Wednesday, February 27, 2008

Forget the small arms! fix the army!

Stuff has reported that the Defence Force is undertaking a review of its collection of small-arms. Apparently this will include looking for a replacement for its FN Minimi light machine-gun and new ammunition for its AusSteyr rifles. It will not, however include a review of its 13,000 Steyrs as many are in pristine condition.

13,000 Steyrs! No wonder they are in pristine condition. That's more than one assault rifle for every man and woman in the employ of the entire New Zealand defence force! I wouldn't be surprised if some of these Steyrs have never been handled. How on earth did the Ministry of Defence ever let the Defence Force get away with such a ridiculous spend-up?

Admittedly in contrast to aircraft or ships, rifles are very cheap items of equipment. But the purchase of such a ridiculously large number demonstrates one again the feast or famine mentality of the Defence Force and why it cannot be trusted to behave sensibly.

The largest NZDF deployment for 50 years was the Interfet mission to Timor. At its height 1200 personnel were deployed in theatre. Many of them worked aboard Navy frigates and didn't need a rifle. Even if every single one of them was issued with an assault rifle, and even if you had two in reserve for every deployed weapon you would still only need a third of the number of weapons the NZDF holds.

Then there is the problem of looking after 1200 assault rifles. They are not exactly handy items of equipment. While they are a tool of the trade for the infantry for non-infantry personnel such as drivers, engineers, storemen, mechanics, cooks etc they are a bloody nuisance. You can't work with them slung on you so you have to put them in a big pile and make sure someone guards them because in unstable nations such weapons are apt to grow legs and wander off somewhere.

When I looked at a counter-factual force I came to the conclusion that the actual need for assault rifles was not enormous. Essentially there were only two battalion sized units that really needed them and rather than buy an average example I concluded we should buy the best. That meant the (US) Special Operations Command Army Rifle from FN Herstal for the special forces ( expanded) and the Singapore Army Rifle 21 (SAR-21) for the territorials (grenadiers). The FN is chosen because it is very reliable and adaptable which is what real gun users want, while the SAR was chosen because it is effective and pretty idiot proof which is what you need for part-timers.

The smallest infantry unit in the counter-factual force is a team of four (two pairs) consisting of two with rifles and 40mm grenade launchers, one with a rifle with a sniper scope and one with a minimi light machine gun. This provides for ample fire-power, precision and non-lethal capability where needed. The minimi is used by SOCOM and the SAS so it has some pretty strong endorsement as a weapon. In some cases other weapons such as AT-rifles, 60mm mortars or 7.62x51 sniper rifles might replace one of these weapons depending on the mission.

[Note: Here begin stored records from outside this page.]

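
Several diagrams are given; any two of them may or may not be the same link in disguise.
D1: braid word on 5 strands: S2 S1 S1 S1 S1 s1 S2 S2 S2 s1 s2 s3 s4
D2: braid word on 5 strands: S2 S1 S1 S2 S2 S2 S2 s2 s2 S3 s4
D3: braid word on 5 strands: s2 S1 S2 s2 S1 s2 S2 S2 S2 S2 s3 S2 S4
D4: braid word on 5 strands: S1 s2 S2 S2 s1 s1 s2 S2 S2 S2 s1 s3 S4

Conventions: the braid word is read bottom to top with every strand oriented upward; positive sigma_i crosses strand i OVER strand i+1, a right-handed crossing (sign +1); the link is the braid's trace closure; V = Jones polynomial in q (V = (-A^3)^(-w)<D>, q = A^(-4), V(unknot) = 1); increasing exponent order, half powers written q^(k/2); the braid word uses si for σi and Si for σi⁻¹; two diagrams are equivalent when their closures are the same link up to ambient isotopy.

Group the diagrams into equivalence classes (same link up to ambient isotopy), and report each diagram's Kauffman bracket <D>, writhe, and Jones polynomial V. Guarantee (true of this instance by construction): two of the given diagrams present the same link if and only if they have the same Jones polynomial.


grouping into links: {D1, D2, D3} | {D4}
V(D1) = q^(-13/2) - q^(-11/2) + q^(-9/2) - 2q^(-7/2) - q^(-3/2)  (w -3, c 13, <D> = A^-3 + 2A^5 - A^9 + A^13 - A^17)
D2 (bracket A^-9 + 2A^-1 - A^3 + A^7 - A^11; 11 crossings at w = -5): V = q^(-13/2) - q^(-11/2) + q^(-9/2) - 2q^(-7/2) - q^(-3/2)
V(D3) = q^(-13/2) - q^(-11/2) + q^(-9/2) - 2q^(-7/2) - q^(-3/2)  (w -5, c 13, <D> = A^-9 + 2A^-1 - A^3 + A^7 - A^11)
V(D4) = q^(-7/2) - q^(-5/2) + q^(-3/2) - 2q^(-1/2) - q^(3/2)  [13 crossings, <D> = A^-9 + 2A^-1 - A^3 + A^7 - A^11, w = -1]
why: 2 classes among 4 diagrams; unequal V(q) rules out equality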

But the really important weapon turned out to be the auxiliaries weapon. That is the one used by the drivers, engineers, storemen, mechanics, cooks etc. The NZDF uses the Sig Sauer and Glock pistols but I wasn't happy with the relatively short range and low firepower of these weapons if challenged by hostiles with AK-47/74/Ms. What was needed was a fully automatic weapon with a reasonable range (say to 100-200 metres) but which could be readily holstered so that it needn't get in the way of people who were otherwise busy. It should also be able to fit a laser night-sight and a silencer so that it could be used as a back-up weapon by special-forces troops. Well I looked, and I looked and I looked. And I concluded the only weapon which comes in a range of sizes from small carbine to small pistol that met all these criteria was the Israel Military Industries Uzi.

Yes the Uzi is old, yes the Uzi lifts on firing, yes the open bolt design isn't as safe as more modern technology. But it is field tested and easily holsterable in a way that simply isn't true of later model submachine-guns. It also uses the relatively low cost 9x19 parabellum round used in most pistols and is still in use not only in Israel but around the world.

But the main difference between my counter-factual force and the Defence Force is that the Defence Force still thinks it is a division in waiting. It looks to the glory days of World War Two and keeps alive territorial units which, quite frankly, it shouldn't need.

The object of the counter-factual force was to show that by creating a force with more emphasis on quality over quantity and a more flexible structure for responding to all hazards it was possible to invest in the best equipment for all possible challenges the force might face, rather than simply buying in bulk in case it might be needed some-time which appears to have been the philosophy behind the acquisition of so many army systems from rifles to LAV IIIs.

What is needed is not a review of small-arms but a review of the entire army structure.